Indicator C.3.3. Anticipate and Attend to Students’ Mathematical Dispositions

Indicator C.3.3. Anticipate and Attend to Students’ Mathematical Dispositions

Indicator C.3.3. Anticipate and Attend to Students’ Mathematical Dispositions

Well-prepared beginning teachers of mathematics know key facets of students’ mathematical dispositions and are sensitized to the ways in which dispositions may affect students’ engagement in mathematics.

 

The ability to engage in mathematics must be coupled with an inclination to see such engagement as worthwhile. Teachers need to know if a student has the disposition “to see sense in mathematics, to perceive it as both useful and worthwhile, to believe that steady effort in learning mathematics pays off, and to see oneself as an effective learner and doer of mathematics” (NRC, 2001a, p. 131). Well-prepared beginners know about these facets of disposition and how to gather information about them from their students. This knowledge reaches beyond determining whether students like mathematics and beyond being able to answer students’ “When are we going to use this?” questions. Well-prepared beginning teachers recognize that students may attribute mathematical proficiency to innate ability or to the application of effort. They know that these dispositions, although strong at times, are not fixed. They also know the ways in which teachers and schools can inadvertently perpetuate unproductive dispositions. With this knowledge, beginners are prepared to teach in ways that move the student more toward attributing mathematical learning to effort and to extending the meaning and usefulness of mathematics in their students’ lives. Finally, well-prepared beginners recognize that disposition is a key area for involving families—in challenging the notion that mathematics is inherited and providing strategies to help their own children develop positive mathematical dispositions.

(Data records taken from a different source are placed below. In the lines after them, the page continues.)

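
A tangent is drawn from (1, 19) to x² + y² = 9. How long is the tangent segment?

√353

With centre O = (0, 0), |OP|² = 362 and r² = 9.
By the tangent–radius right angle, tangent length = √(|PO|² − r²) = √353.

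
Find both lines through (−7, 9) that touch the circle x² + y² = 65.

8x − y = −65 and x + 8y = 65

A line y − (9) = m(x − (−7)) is tangent when its distance from (0, 0) is √65:
(7m − (−9))² = 65(m² + 1)
8m² − 63m − 8 = 0, so m = 8 or m = −1/8.
Through (−7, 9) these give 8x − y = −65 and x + 8y = 65.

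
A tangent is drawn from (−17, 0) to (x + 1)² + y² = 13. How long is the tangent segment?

Centre (−1, 0), r² = 13. |PO|² = (−16)² + (0)² = 256.
The tangent meets the radius at right angles, so tangent² = |PO|² − r² = 256 − 13 = 243.

9√3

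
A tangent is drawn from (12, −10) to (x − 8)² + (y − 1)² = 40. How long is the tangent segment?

√97

The centre is (8, 1) and r = 2√10. The square of the distance from P to the centre is 16 + 121 = 137.
The tangent meets the radius at right angles, so tangent² = |PO|² − r² = 137 − 40 = 97.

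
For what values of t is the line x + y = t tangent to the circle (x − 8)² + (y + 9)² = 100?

For a tangent, require d(centre, line) = r = 10.
|1·8 + 1·(−9) − t| / √2 = 10
|t − (−1)| = 10√2.

t = −1 ± 10√2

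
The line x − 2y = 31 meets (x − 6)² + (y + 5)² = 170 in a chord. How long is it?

10√5

Substitute y = (−31 + x)/2:
5x² − 90x − 95 = 0  ⟹  x² − 18x − 19 = 0
x = 19 or x = −1, giving (19, −6) and (−1, −16).
Chord length = distance between (19, −6) and (−1, −16) = √500 = 10√5.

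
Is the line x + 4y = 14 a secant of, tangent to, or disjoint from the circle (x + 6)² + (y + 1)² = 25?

disjoint

Substituting the line into the circle gives 17x² + 156x + 500 = 0.
Discriminant = (156)² − 4·17·(500) = −9664 < 0.
No real roots: the line does not meet the circle.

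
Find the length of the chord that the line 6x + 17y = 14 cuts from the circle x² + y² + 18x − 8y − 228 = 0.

The distance from (−9, 4) to the line is 0/√325, and r² = 325.
Half the chord is √(r² − d²) = √(325), so the full chord is 10√13.

10√13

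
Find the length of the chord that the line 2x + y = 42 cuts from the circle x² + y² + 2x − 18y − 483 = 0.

16√5

Express y = −2x + 42 and substitute into the circle:
5x² − 130x + 525 = 0  ⟹  x² − 26x + 105 = 0
x = 21 or x = 5, giving (21, 0) and (5, 32).
|(21, 0) − (5, 32)| = √((16)² + (−32)²) = 16√5.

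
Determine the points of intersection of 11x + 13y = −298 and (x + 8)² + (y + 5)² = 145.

(−20, −6) and (−7, −17)

Substitute y = (−298 − 11x)/13:
290x² + 7830x + 40600 = 0  ⟹  x² + 27x + 140 = 0
x = −7 or x = −20, giving (−7, −17) and (−20, −6).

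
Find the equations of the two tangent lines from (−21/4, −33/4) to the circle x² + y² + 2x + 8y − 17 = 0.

Write the tangent as mx − y + (−33/4 − m·(−21/4)) = 0 and set its distance from the centre to √34:
[m·(17/4) − (17/4)]² = 34(m² + 1)
15m² + 34m + 15 = 0, so m = −5/3 or m = −3/5.
With m = −5/3: 5x + 3y = −51. With m = −3/5: 3x + 5y = −57.

5x + 3y = −51 and 3x + 5y = −57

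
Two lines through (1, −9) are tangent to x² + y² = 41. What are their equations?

Write the tangent as mx − y + (−9 − m·(1)) = 0 and set its distance from the centre to √41:
[m·(−1) − (9)]² = 41(m² + 1)
20m² − 9m − 20 = 0, so m = −4/5 or m = 5/4.
Through (1, −9) these give 4x + 5y = −41 and 5x − 4y = 41.

4x + 5y = −41 and 5x − 4y = 41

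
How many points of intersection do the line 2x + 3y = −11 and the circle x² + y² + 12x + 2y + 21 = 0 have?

2

Substituting the line into the circle gives 13x² + 140x + 244 = 0.
Discriminant = (140)² − 4·13·(244) = 6912 > 0.
Two real roots: the line is a secant.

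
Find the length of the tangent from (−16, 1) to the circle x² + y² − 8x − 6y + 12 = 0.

√391

The centre is (4, 3) and r = √13. The square of the distance from P to the centre is 400 + 4 = 404.
Power of the point: PT² = |PO|² − r² = 391, so PT = √391.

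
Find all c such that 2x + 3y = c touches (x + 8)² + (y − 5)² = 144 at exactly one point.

The line touches the circle iff its distance from (−8, 5) is 12:
|2·(−8) + 3·5 − c| / √13 = 12
|c − (−1)| = 12√13.

c = −1 ± 12√13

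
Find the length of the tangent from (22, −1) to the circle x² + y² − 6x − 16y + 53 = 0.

The centre is (3, 8) and r = 2√5. The square of the distance from P to the centre is 361 + 81 = 442.
Power of the point: PT² = |PO|² − r² = 422, so PT = √422.

√422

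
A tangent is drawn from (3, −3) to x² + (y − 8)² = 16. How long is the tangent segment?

√114

Centre (0, 8), r² = 16. |PO|² = (3)² + (−11)² = 130.
By the tangent–radius right angle, tangent length = √(|PO|² − r²) = √114.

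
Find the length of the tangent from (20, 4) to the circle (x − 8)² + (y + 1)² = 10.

√159

Centre (8, −1), r² = 10. |PO|² = (12)² + (5)² = 169.
The tangent meets the radius at right angles, so tangent² = |PO|² − r² = 169 − 10 = 159.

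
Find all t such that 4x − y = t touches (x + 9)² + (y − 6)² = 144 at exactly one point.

Tangency holds when the distance from the centre (−9, 6) to the line equals the radius 12:
|4·(−9) − 1·6 − t| / √17 = 12
|t − (−42)| = 12√17.

t = −42 ± 12√17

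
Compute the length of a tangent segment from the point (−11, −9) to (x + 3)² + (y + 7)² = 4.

8

Centre (−3, −7), r² = 4. |PO|² = (−8)² + (−2)² = 68.
Power of the point: PT² = |PO|² − r² = 64, so PT = 8.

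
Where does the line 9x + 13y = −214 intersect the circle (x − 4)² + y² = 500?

(−18, −4) and (8, −22)

From the line, y = (−214 − 9x)/13. Substituting:
250x² + 2500x − 36000 = 0  ⟹  x² + 10x − 144 = 0
x = 8 or x = −18, giving (8, −22) and (−18, −4).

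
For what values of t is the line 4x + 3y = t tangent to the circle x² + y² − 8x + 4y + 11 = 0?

t = −5 or t = 25

Tangency holds when the distance from the centre (4, −2) to the line equals the radius 3:
|4·4 + 3·(−2) − t| / √25 = 3
|t − (10)| = 3·5, so t = 25 or t = −5.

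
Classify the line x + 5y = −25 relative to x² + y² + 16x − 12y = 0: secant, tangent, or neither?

Substituting the line into the circle gives 26x² + 510x + 2125 = 0.
Δ = 260100 − 221000 = 39100.
Two real roots: the line is a secant.

secant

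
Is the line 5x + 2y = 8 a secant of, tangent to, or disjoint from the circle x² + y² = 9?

Substituting the line into the circle gives 29x² − 80x + 28 = 0.
Δ = 6400 − 3248 = 3152.
Two real roots: the line is a secant.

secant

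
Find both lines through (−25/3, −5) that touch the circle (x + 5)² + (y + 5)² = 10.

Let a tangent through (−25/3, −5) have slope m. Its distance from (−5, −5) must equal √10:
[m·(10/3) − (0)]² = 10(m² + 1)
m² − 9 = 0, so m = 3 or m = −3.
With m = 3: 3x − y = −20. With m = −3: 3x + y = −30.

3x − y = −20 and 3x + y = −30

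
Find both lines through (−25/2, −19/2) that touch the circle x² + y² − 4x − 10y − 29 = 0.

7x − 3y = −59 and 3x − 7y = 29

Let a tangent through (−25/2, −19/2) have slope m. Its distance from (2, 5) must equal √58:
[m·(29/2) − (29/2)]² = 58(m² + 1)
21m² − 58m + 21 = 0, so m = 7/3 or m = 3/7.
Through (−25/2, −19/2) these give 7x − 3y = −59 and 3x − 7y = 29.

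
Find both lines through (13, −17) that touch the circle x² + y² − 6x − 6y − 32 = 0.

Let a tangent through (13, −17) have slope m. Its distance from (3, 3) must equal 5√2:
(−10m − (20))² = 50(m² + 1)
m² + 8m + 7 = 0, so m = −7 or m = −1.
Through (13, −17) these give 7x + y = 74 and x + y = −4.

7x + y = 74 and x + y = −4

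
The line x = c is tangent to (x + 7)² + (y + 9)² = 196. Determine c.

c = −21 or c = 7

For a tangent, require d(centre, line) = r = 14.
|1·(−7) + 0·(−9) − c| / √1 = 14
|c − (−7)| = 14, so c = 7 or c = −21.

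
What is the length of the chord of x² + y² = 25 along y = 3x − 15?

√10

Express y = 3x − 15 and substitute into the circle:
10x² − 90x + 200 = 0  ⟹  x² − 9x + 20 = 0
x = 5 or x = 4, giving (5, 0) and (4, −3).
Chord length = distance between (5, 0) and (4, −3) = √10 = √10.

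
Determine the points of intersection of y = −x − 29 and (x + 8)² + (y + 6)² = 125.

From the line, y = −x − 29. Substituting:
2x² + 62x + 468 = 0  ⟹  x² + 31x + 234 = 0
x = −13 or x = −18, giving (−13, −16) and (−18, −11).

(−18, −11) and (−13, −16)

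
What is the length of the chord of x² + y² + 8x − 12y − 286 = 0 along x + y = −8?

24√2

The distance from (−4, 6) to the line is 10/√2, and r² = 338.
Half the chord is √(r² − d²) = √(288), so the full chord is 24√2.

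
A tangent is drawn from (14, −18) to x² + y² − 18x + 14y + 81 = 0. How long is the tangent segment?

With centre O = (9, −7), |OP|² = 146 and r² = 49.
The tangent meets the radius at right angles, so tangent² = |PO|² − r² = 146 − 49 = 97.

√97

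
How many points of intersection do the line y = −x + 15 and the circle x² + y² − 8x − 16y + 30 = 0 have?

2

Centre (4, 8), r² = 50. Distance² from centre to line = (−3)²/2 = 9/2.
Since d² < r², the line cuts the circle twice.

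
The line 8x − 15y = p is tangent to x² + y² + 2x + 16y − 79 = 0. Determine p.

For a tangent, require d(centre, line) = r = 12.
|8·(−1) − 15·(−8) − p| / √289 = 12
|p − (112)| = 12·17, so p = 316 or p = −92.

p = −92 or p = 316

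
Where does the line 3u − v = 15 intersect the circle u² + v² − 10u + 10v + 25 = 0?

Express v = 3u − 15 and substitute into the circle:
10u² − 70u + 100 = 0  ⟹  u² − 7u + 10 = 0
u = 5 or u = 2, giving (5, 0) and (2, −9).

(2, −9) and (5, 0)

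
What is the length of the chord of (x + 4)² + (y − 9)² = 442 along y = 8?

42

Substitute y = 8:
x² + 8x − 425 = 0
x = 17 or x = −25, giving (17, 8) and (−25, 8).
|(17, 8) − (−25, 8)| = √((42)² + (0)²) = 42.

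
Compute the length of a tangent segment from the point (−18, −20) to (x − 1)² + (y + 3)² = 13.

The centre is (1, −3) and r = √13. The square of the distance from P to the centre is 361 + 289 = 650.
Power of the point: PT² = |PO|² − r² = 637, so PT = 7√13.

7√13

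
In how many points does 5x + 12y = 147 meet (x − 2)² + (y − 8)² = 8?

0

Centre (2, 8), r² = 8. Distance² from centre to line = (−41)²/169 = 1681/169.
Since d² > r², the line lies outside the circle.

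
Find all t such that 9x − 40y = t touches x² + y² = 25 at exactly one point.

t = −205 or t = 205

For a tangent, require d(centre, line) = r = 5.
|9·0 − 40·0 − t| / √1681 = 5
|t| = 5·41, so t = 205 or t = −205.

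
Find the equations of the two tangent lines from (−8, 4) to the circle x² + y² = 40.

x − 3y = −20 and 3x + y = −20

A line y − (4) = m(x − (−8)) is tangent when its distance from (0, 0) is 2√10:
(8m − (−4))² = 40(m² + 1)
3m² + 8m − 3 = 0, so m = 1/3 or m = −3.
With m = 1/3: x − 3y = −20. With m = −3: 3x + y = −20.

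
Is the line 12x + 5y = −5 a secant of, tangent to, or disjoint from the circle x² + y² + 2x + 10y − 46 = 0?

secant

d² = (12·(−1) + 5·(−5) − (−5))²/169 = 1024/169; r² = 72.
Since d² < r², the line cuts the circle twice.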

Well-prepared beginners have ways of learning about, and fostering, the mathematical dispositions of students to include confidence, flexibility, perseverance, curiosity, self-monitoring, and appreciation of mathematics. They recognize the effects of their own language, tone, and expectations in influencing dispositions and mathematical self-images of their students. More than just focusing on the kinds of mindsets that students develop in the mathematics classroom, well-prepared beginners realize that perseverance can be supported when students think that a problem is meaningful. Even though they are well prepared, beginning teachers will not initially know the kinds of variations that exist in students’ dispositions. They will not initially have many ways to integrate attention to mathematical dispositions into what often appears to be a school curriculum filled to capacity. With experience, they will develop abilities to refine their approaches to learning about dispositions of the students they teach—such as tailoring their practices to learn about very young students, students with special needs, and students with cultural backgrounds that differ from their own. Well-prepared beginners recognize that such pressures like high-stakes assessment can decrease students’ appreciation and confidence and try to minimize such pressures on students.